Nel caso in cui le abbiano invece comunicato il mancato rilascio del condono edilizio, documento che le serve per comprovare la regolarità dei trasferimenti immobiliari successivi alla presentazione della istanza di condono stessa, saremmo in presenza di un effettivo problema. Infatti una recente sentenza della Cassazione (Cass. 5 dicembre 2014 n. 25811, Rel. Triola), precisa che agli effetti dell’art. 40, co. 2, L. 47/1985, sussiste, oltre che la nullità di carattere formale per gli atti di trasferimento di immobili da cui non risulti la dichiarazione di regolarità urbanistica del bene o la dichiarazione di pendenza del procedimento di sanatoria, altresì la nullità di carattere “sostanziale” per gli atti di trasferimento di immobili comunque non in regola con la normativa urbanistica. La sentenza ribadisce quindi il principio generale della nullità (di carattere sostanziale) degli atti di trasferimento di immobili non in regola con la normativa urbanistica, cui si aggiunge una nullità (di carattere formale) per gli atti di trasferimento di immobili non in regola con la normativa urbanistica o per i quali è in corso la regolarizzazione per la presentazione di domanda di condono edilizio, ove tali circostanze non risultino dichiarate negli atti stessi.
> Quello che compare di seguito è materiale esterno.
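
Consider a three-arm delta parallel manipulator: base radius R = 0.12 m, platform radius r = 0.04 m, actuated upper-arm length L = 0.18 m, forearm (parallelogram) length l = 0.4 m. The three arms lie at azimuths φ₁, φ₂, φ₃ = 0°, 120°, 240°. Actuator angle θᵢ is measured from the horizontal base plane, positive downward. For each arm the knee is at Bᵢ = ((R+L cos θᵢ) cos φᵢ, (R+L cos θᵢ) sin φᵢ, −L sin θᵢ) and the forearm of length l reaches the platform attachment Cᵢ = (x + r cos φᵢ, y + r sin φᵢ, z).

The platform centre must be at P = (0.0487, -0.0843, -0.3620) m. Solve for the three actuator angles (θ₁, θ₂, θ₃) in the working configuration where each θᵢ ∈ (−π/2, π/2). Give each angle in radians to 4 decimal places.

φ1=0.0° → target in arm frame (0.0487, -0.0843)
  A=0.0313, B=-0.3620, C=(l²−L²−A²−y'²−z²)/(2L)=-0.0320
  θ1 = atan2(B,A) + arccos(C/0.3634) = 0.1745
arm 2 (φ=120.0°): x'=-0.0974, y'=0.0000
  A cos θ + B sin θ = C:  0.1774·cos θ + -0.3620·sin θ = -0.0969
  θ2 = atan2(B,A) + arccos(C/0.4031) = 0.6984
arm 3 (φ=240.0°): x'=0.0487, y'=0.0843
  A cos θ + B sin θ = C:  0.0313·cos θ + -0.3620·sin θ = -0.0320
  γ=atan2(-0.3620,0.0313)=-1.4844;  ψ=arccos(-0.0882)=1.6591;  θ3=γ+ψ≈0.1747

θ₁ = 0.1745, θ₂ = 0.6984, θ₃ = 0.1747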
La questione delle conseguenze dell’alienazione di immobili affetti da irregolarità urbanistiche, non sanate o non sanabili, è stata sovente risolta nella giurisprudenza sul piano dell’inadempimento. Ad esempio, la sentenza 22 novembre 2012 n. 20714 ha affermato che, in tema di vendita di immobili, il disposto della L. 28 febbraio 1985, n. 47, art. 40, consentendo la stipulazione, ove risultino presentata l’istanza di condono edilizio e pagate le prime due rate di oblazione, esige che la domanda in sanatoria abbia i requisiti minimi per essere presa in esame dalla P.A. con probabilità di accoglimento. In tal caso occorre l’indicazione precisa della consistenza degli abusi sanabili, presupposto di determinazione della somma dovuta a titolo di oblazione, nonché la congruità dei relativi versamenti, in difetto delle quali il promittente venditore è inadempiente e il preliminare di vendita può essere risolto per sua colpa. Risolto per colpa significa che il contratto viene sciolto per inadempimento e a seguito di iniziativa giudiziaria da parte dell’acquirente.
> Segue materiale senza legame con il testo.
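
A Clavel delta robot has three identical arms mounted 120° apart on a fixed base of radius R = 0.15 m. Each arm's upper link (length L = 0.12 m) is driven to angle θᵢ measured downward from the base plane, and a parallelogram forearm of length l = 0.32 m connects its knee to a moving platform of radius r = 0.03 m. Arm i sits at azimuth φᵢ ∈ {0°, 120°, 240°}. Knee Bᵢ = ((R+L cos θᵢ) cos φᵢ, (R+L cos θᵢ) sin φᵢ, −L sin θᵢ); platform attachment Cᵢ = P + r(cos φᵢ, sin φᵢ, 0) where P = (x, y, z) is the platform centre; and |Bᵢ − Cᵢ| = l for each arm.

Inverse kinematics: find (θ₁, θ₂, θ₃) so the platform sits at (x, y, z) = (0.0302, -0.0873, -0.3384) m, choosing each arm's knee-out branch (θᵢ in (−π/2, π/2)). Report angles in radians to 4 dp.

φ1=0.0° → target in arm frame (0.0302, -0.0873)
  A=0.0898, B=-0.3384, C=(l²−L²−A²−y'²−z²)/(2L)=-0.1758
  γ=atan2(-0.3384,0.0898)=-1.3114;  ψ=arccos(-0.5022)=2.0970;  θ1=γ+ψ≈0.7856
φ2=120.0° → target in arm frame (-0.0907, 0.0175)
  A=0.2107, B=-0.3384, C=(l²−L²−A²−y'²−z²)/(2L)=-0.2967
  θ2 = atan2(B,A) + arccos(C/0.3986) = 1.3965
rotate P by −φ3: (0.0605, 0.0698, -0.3384)
  A=0.0595, B=-0.3384, C=(l²−L²−A²−y'²−z²)/(2L)=-0.1455
  θ3 = atan2(B,A) + arccos(C/0.3436) = 0.6114

θ₁ = 0.7856, θ₂ = 1.3965, θ₃ = 0.6114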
Tuttavia nel caso di abusi rilevanti ed ove non sia stato nemmeno dichiarata nell’atto la presentazione dell’istanza di condono edilizio potrebbe esservi la nullità totale della compravendita, concetto questo del tutto diverso dall’inadempimento. In sostanza il bene nel caso della nullità sostanziale non può “circolare” a mezzo di compravendita.